Fix gerrymandered districts....more competative districts means more moderates and a bigger tent
A big factor in killing this system was the New Deal. With the New Deal, the federal government became larger and more powerful than ever before and issues that previously would have been local were now national. Once this happened, it was inevitable that the two parties would align themselves along support for or antagonism towards the New Deal. That this took a few decades was just a formality, big political shifts take a long time.
They both still are big tent coalitions.
In the 1970's Republicans in the Senate included Jacob Javits, Clifford Case, Ed Brooke, Charles Mathias, Charles Percy, Lowell Weicker, Mark Hatfield, John Chafee, Robert Stafford, and John Heinz--all of whom were considerably to the left of any Republican in the Senate today (including Susan Collins).
In the 1970's Democrats in the Senate included James Allen, John McClellan, James Eastland, John Stennis, Herman Talmadge and others who were to the right of any Democrat in the Senate today (including Joe Manchin).
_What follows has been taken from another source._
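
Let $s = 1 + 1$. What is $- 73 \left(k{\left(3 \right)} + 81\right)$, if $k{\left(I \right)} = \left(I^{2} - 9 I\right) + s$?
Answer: $-4745$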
Even Harry F. Byrd, Jr., though an Independent, caucused with the Democrats.
This doesn't mean there are no ideological differences within each party but the range of views is certainly narrower than it once was. I was struck how in the GOP presidential debates for the 2012 nomination, *all* the candidates described themselves as pro-life on abortion and *all* of them (including Huntsman) said that they would reject a 10-1 deal for spending cuts and tax increases. There were differences among them, but they were not as great as those between Reagan and Ford in 1976, let alone Goldwater and Rockefeller in 1964. And the same is true of all plausible GOP presidential candidates for 2016, from Cruz to Christie. Likewise, the differences between Hillary Clinton and Barack Obama in 2008--or even between Hillary and, say, Elizabeth Warren in 2016--are small compared with the 1972 Democratic race which featured George McGovern, Ed Muskie, Hubert Humphrey, Scoop Jackson, and George Wallace.
Both parties are heavily in the pocket of Wall Street and corporate interest groups. More so than in the past, even.
Exactly. No way for Frank Church to be variously pro-choice or pro-life depending on where he is in Idaho.Right. The problem is that once you have the mass national media provided by television networks, all the cotroversial issues become nationalized.